The Saudi-Israel negotiation may seem dead now, but the prospect of conflict between Israel and Iran is what led Saudi Arabia to consider the deal in the first place. A revised arrangement could emerge in the war ahead, especially if oil prices stay high as the U.S. presidential election approaches. Saudi Arabia will have considerable leverage, born of spare oil capacity and the financial capacity and political interest to lead a regional reconfiguration against Iran and its proxies.
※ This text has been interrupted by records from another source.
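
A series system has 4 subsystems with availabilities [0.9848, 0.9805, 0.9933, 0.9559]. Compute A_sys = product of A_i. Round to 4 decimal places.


Subsystems: [0.9848, 0.9805, 0.9933, 0.9559]
After subsystem 1 (A=0.9848): product = 0.9848
After subsystem 2 (A=0.9805): product = 0.9656
After subsystem 3 (A=0.9933): product = 0.9591
After subsystem 4 (A=0.9559): product = 0.9168
A_sys = 0.9168

0.9168


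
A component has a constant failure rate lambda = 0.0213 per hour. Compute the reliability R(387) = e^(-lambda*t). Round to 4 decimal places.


lambda = 0.0213
t = 387
lambda * t = 8.2431
R(t) = e^(-8.2431)
R(t) = 0.0003

0.0003


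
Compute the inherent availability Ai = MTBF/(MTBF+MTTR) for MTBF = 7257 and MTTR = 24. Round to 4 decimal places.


MTBF = 7257
MTTR = 24
MTBF + MTTR = 7281
Ai = 7257 / 7281
Ai = 0.9967

0.9967


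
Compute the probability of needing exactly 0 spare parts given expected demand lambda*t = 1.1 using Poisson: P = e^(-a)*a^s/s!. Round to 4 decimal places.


a = 1.1, s = 0
e^(-a) = e^(-1.1) = 0.3329
a^s = 1.1^0 = 1.0
s! = 1
P = 0.3329 * 1.0 / 1
P = 0.3329

0.3329


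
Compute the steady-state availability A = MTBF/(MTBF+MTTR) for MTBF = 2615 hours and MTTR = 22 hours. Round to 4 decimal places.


MTBF = 2615
MTTR = 22
MTBF + MTTR = 2637
A = 2615 / 2637
A = 0.9917

0.9917


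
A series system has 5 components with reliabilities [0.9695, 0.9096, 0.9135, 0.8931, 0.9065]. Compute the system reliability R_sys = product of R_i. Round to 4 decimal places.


Components: [0.9695, 0.9096, 0.9135, 0.8931, 0.9065]
After component 1 (R=0.9695): product = 0.9695
After component 2 (R=0.9096): product = 0.8819
After component 3 (R=0.9135): product = 0.8056
After component 4 (R=0.8931): product = 0.7195
After component 5 (R=0.9065): product = 0.6522
R_sys = 0.6522

0.6522


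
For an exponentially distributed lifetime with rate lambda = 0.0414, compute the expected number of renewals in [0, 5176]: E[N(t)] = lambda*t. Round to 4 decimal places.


lambda = 0.0414
t = 5176
E[N(t)] = lambda * t
E[N(t)] = 0.0414 * 5176
E[N(t)] = 214.2864

214.2864


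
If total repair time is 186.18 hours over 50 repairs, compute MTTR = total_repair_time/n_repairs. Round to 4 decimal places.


total_repair_time = 186.18
n_repairs = 50
MTTR = 186.18 / 50
MTTR = 3.7236

3.7236


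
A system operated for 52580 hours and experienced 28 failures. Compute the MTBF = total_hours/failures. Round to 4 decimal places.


total_hours = 52580
failures = 28
MTBF = 52580 / 28
MTBF = 1877.8571

1877.8571


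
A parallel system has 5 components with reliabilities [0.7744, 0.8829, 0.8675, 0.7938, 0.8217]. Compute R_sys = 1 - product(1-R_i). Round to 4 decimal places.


Components: [0.7744, 0.8829, 0.8675, 0.7938, 0.8217]
(1 - 0.7744) = 0.2256, running product = 0.2256
(1 - 0.8829) = 0.1171, running product = 0.0264
(1 - 0.8675) = 0.1325, running product = 0.0035
(1 - 0.7938) = 0.2062, running product = 0.0007
(1 - 0.8217) = 0.1783, running product = 0.0001
Product of (1-R_i) = 0.0001
R_sys = 1 - 0.0001 = 0.9999

0.9999


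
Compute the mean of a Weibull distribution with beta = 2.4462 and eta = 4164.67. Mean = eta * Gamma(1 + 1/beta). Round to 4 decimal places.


beta = 2.4462, eta = 4164.67
1/beta = 0.4088
1 + 1/beta = 1.4088
Gamma(1.4088) = 0.8868
Mean = 4164.67 * 0.8868
Mean = 3693.3122

3693.3122


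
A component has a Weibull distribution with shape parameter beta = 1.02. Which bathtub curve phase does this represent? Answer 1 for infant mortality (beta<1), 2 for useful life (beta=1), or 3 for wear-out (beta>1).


beta = 1.02
Compare beta to 1:
beta < 1 => infant mortality (phase 1)
beta = 1 => useful life (phase 2)
beta > 1 => wear-out (phase 3)
Since beta = 1.02, this is wear-out (increasing failure rate)
Phase = 3

3


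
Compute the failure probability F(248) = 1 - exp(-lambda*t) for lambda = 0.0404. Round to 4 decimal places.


lambda = 0.0404, t = 248
lambda * t = 10.0192
exp(-10.0192) = 0.0
F(t) = 1 - 0.0
F(t) = 1.0

1.0


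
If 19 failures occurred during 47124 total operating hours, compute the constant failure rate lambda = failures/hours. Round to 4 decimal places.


failures = 19
total_hours = 47124
lambda = 19 / 47124
lambda = 0.0004

0.0004


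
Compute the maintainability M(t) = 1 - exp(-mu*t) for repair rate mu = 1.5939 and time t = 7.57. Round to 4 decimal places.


mu = 1.5939, t = 7.57
mu * t = 1.5939 * 7.57 = 12.0658
exp(-12.0658) = 0.0
M(t) = 1 - 0.0
M(t) = 1.0

1.0


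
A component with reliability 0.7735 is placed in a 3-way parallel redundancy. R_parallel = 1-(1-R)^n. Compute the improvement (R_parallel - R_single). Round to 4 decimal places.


R_single = 0.7735, n = 3
1 - R_single = 0.2265
(1 - R_single)^n = 0.2265^3 = 0.0116
R_parallel = 1 - 0.0116 = 0.9884
Improvement = 0.9884 - 0.7735
Improvement = 0.2149

0.2149


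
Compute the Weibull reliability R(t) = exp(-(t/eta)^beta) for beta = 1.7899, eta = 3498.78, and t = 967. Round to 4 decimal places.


beta = 1.7899, eta = 3498.78, t = 967
t/eta = 967 / 3498.78 = 0.2764
(t/eta)^beta = 0.2764^1.7899 = 0.1001
R(t) = exp(-0.1001)
R(t) = 0.9048

0.9048


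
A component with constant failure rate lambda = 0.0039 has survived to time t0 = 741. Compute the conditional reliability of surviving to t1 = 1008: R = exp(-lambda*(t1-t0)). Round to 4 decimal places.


lambda = 0.0039
t0 = 741, t1 = 1008
t1 - t0 = 267
lambda * (t1-t0) = 0.0039 * 267 = 1.0413
R = exp(-1.0413)
R = 0.353

0.353


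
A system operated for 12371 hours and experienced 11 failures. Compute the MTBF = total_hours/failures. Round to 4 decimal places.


total_hours = 12371
failures = 11
MTBF = 12371 / 11
MTBF = 1124.6364

1124.6364


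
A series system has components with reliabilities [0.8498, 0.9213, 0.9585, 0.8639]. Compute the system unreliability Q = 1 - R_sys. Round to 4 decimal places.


Components: [0.8498, 0.9213, 0.9585, 0.8639]
After component 1: product = 0.8498
After component 2: product = 0.7829
After component 3: product = 0.7504
After component 4: product = 0.6483
R_sys = 0.6483
Q = 1 - 0.6483 = 0.3517

0.3517


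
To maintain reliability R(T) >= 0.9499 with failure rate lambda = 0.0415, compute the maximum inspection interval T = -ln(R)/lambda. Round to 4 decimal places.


R_target = 0.9499
lambda = 0.0415
-ln(0.9499) = 0.0514
T = 0.0514 / 0.0415
T = 1.2385

1.2385


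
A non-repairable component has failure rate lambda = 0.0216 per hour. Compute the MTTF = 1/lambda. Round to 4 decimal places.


lambda = 0.0216
MTTF = 1 / 0.0216
MTTF = 46.2963

46.2963


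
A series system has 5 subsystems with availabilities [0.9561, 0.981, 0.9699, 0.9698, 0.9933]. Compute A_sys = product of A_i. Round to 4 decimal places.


Subsystems: [0.9561, 0.981, 0.9699, 0.9698, 0.9933]
After subsystem 1 (A=0.9561): product = 0.9561
After subsystem 2 (A=0.981): product = 0.9379
After subsystem 3 (A=0.9699): product = 0.9097
After subsystem 4 (A=0.9698): product = 0.8822
After subsystem 5 (A=0.9933): product = 0.8763
A_sys = 0.8763

0.8763


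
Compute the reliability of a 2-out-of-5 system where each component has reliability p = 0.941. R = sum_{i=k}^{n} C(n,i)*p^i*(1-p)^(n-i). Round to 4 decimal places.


k = 2, n = 5, p = 0.941
i=2: C(5,2)=10 * 0.941^2 * 0.059^3 = 0.0018
i=3: C(5,3)=10 * 0.941^3 * 0.059^2 = 0.029
i=4: C(5,4)=5 * 0.941^4 * 0.059^1 = 0.2313
i=5: C(5,5)=1 * 0.941^5 * 0.059^0 = 0.7378
R = sum of terms = 0.9999

0.9999


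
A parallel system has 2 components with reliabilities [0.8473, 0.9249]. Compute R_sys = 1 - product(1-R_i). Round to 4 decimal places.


Components: [0.8473, 0.9249]
(1 - 0.8473) = 0.1527, running product = 0.1527
(1 - 0.9249) = 0.0751, running product = 0.0115
Product of (1-R_i) = 0.0115
R_sys = 1 - 0.0115 = 0.9885

0.9885


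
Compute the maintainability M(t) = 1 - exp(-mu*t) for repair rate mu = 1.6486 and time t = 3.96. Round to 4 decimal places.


mu = 1.6486, t = 3.96
mu * t = 1.6486 * 3.96 = 6.5285
exp(-6.5285) = 0.0015
M(t) = 1 - 0.0015
M(t) = 0.9985

0.9985


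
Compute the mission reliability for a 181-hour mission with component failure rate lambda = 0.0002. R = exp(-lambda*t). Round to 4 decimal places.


lambda = 0.0002
mission_time = 181
lambda * t = 0.0002 * 181 = 0.0362
R = exp(-0.0362)
R = 0.9644

0.9644


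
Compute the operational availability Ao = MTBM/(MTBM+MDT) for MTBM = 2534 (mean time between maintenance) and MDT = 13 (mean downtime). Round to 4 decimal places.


MTBM = 2534
MDT = 13
MTBM + MDT = 2547
Ao = 2534 / 2547
Ao = 0.9949

0.9949


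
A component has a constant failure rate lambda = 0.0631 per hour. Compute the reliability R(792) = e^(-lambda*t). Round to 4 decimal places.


lambda = 0.0631
t = 792
lambda * t = 49.9752
R(t) = e^(-49.9752)
R(t) = 0.0

0.0


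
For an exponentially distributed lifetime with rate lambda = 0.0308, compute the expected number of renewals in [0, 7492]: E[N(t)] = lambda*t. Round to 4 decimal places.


lambda = 0.0308
t = 7492
E[N(t)] = lambda * t
E[N(t)] = 0.0308 * 7492
E[N(t)] = 230.7536

230.7536


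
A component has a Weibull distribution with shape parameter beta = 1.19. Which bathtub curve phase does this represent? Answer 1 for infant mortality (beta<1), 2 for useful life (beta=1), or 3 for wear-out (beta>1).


beta = 1.19
Compare beta to 1:
beta < 1 => infant mortality (phase 1)
beta = 1 => useful life (phase 2)
beta > 1 => wear-out (phase 3)
Since beta = 1.19, this is wear-out (increasing failure rate)
Phase = 3

3


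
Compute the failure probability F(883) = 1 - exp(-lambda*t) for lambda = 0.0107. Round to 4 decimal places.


lambda = 0.0107, t = 883
lambda * t = 9.4481
exp(-9.4481) = 0.0001
F(t) = 1 - 0.0001
F(t) = 0.9999

0.9999


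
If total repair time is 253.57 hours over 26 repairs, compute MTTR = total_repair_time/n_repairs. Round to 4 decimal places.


total_repair_time = 253.57
n_repairs = 26
MTTR = 253.57 / 26
MTTR = 9.7527

9.7527


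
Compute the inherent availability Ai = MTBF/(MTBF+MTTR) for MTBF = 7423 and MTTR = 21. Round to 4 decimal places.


MTBF = 7423
MTTR = 21
MTBF + MTTR = 7444
Ai = 7423 / 7444
Ai = 0.9972

0.9972


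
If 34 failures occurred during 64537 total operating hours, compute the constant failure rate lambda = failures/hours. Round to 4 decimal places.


failures = 34
total_hours = 64537
lambda = 34 / 64537
lambda = 0.0005

0.0005


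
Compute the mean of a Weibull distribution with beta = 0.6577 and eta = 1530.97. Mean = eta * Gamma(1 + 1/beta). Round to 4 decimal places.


beta = 0.6577, eta = 1530.97
1/beta = 1.5205
1 + 1/beta = 2.5205
Gamma(2.5205) = 1.3487
Mean = 1530.97 * 1.3487
Mean = 2064.8678

2064.8678


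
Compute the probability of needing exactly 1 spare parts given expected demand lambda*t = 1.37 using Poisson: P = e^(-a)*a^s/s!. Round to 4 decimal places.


a = 1.37, s = 1
e^(-a) = e^(-1.37) = 0.2541
a^s = 1.37^1 = 1.37
s! = 1
P = 0.2541 * 1.37 / 1
P = 0.3481

0.3481


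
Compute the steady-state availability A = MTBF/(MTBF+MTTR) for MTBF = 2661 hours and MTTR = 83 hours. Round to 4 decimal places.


MTBF = 2661
MTTR = 83
MTBF + MTTR = 2744
A = 2661 / 2744
A = 0.9698

0.9698


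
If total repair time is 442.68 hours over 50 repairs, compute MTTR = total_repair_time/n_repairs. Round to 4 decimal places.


total_repair_time = 442.68
n_repairs = 50
MTTR = 442.68 / 50
MTTR = 8.8536

8.8536


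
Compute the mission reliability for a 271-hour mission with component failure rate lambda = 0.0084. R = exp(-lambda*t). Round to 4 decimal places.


lambda = 0.0084
mission_time = 271
lambda * t = 0.0084 * 271 = 2.2764
R = exp(-2.2764)
R = 0.1027

0.1027


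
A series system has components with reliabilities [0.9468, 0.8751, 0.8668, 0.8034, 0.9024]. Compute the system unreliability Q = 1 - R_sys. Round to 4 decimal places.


Components: [0.9468, 0.8751, 0.8668, 0.8034, 0.9024]
After component 1: product = 0.9468
After component 2: product = 0.8285
After component 3: product = 0.7182
After component 4: product = 0.577
After component 5: product = 0.5207
R_sys = 0.5207
Q = 1 - 0.5207 = 0.4793

0.4793


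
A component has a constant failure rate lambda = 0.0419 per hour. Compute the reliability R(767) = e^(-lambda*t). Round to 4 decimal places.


lambda = 0.0419
t = 767
lambda * t = 32.1373
R(t) = e^(-32.1373)
R(t) = 0.0

0.0


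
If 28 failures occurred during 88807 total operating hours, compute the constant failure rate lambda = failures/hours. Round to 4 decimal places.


failures = 28
total_hours = 88807
lambda = 28 / 88807
lambda = 0.0003

0.0003


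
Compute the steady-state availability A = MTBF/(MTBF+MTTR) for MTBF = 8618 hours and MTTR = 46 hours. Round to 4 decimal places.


MTBF = 8618
MTTR = 46
MTBF + MTTR = 8664
A = 8618 / 8664
A = 0.9947

0.9947


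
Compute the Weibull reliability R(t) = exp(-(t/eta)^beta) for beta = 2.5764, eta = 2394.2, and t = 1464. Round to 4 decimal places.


beta = 2.5764, eta = 2394.2, t = 1464
t/eta = 1464 / 2394.2 = 0.6115
(t/eta)^beta = 0.6115^2.5764 = 0.2816
R(t) = exp(-0.2816)
R(t) = 0.7546

0.7546


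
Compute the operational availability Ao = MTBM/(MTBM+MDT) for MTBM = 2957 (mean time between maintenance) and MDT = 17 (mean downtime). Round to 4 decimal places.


MTBM = 2957
MDT = 17
MTBM + MDT = 2974
Ao = 2957 / 2974
Ao = 0.9943

0.9943


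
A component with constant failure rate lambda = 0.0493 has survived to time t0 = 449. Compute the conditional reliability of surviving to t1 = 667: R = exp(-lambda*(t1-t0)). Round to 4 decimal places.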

For the Gulf Arab states, there won’t be balancing between Israel and Iran, but only highly individualized contingency planning and recalibration. Bilateralism, and a willingness to engage in disparate public and private positions will likely become more the norm in foreign policy choices from Saudi Arabia, as well as its neighbors in the Gulf Cooperation Council. It will be a challenge for those governments to win domestic acceptance of flexibility in their foreign policies, but it’s also not a wide departure from recent practice.
Saudi Arabia and Iran also clearly see benefit in communicating. Iranian President Ebrahim Raisi and Saudi Crown Prince Mohammed bin Salman held a call and expressed joint support for Palestinians just days after the Hamas attack. It’s also safe to assume that there is communication between other GCC states and Israel. The contingencies will shift again in the event of a widening front against Israel by its neighbors, directly from Iran, through its proxy Hezbollah in Lebanon, or Iraqi militias.
Saudi Arabia is extremely vulnerable to these groups. It has been fighting the Iran-backed Houthi movement in Yemen, and Iran or its proxies could activate Houthi threats on Saudi territory. While many analysts focus on the threat to transit points like the Strait of Hormuz, Iran has already tested a playbook of using drones and missiles to hit oil infrastructure in both Saudi Arabia and the United Arab Emirates. That strategy has the advantage for Iran of leaving its own export points open while it directly attacks its neighbors at the source of their wealth. Should that happen, Saudi Arabia and Israel wouldn’t necessarily move closer to normalization, but they would find themselves on the same military side of a major conflict.
A frightening and open question is how Russia and China might cooperate, whether on oil sales or direct engagement or diplomacy with Iran. Israeli domestic politics too will drive the choices and the violence ahead.
There is no firm plan, only contingencies, and little vision for what may come next.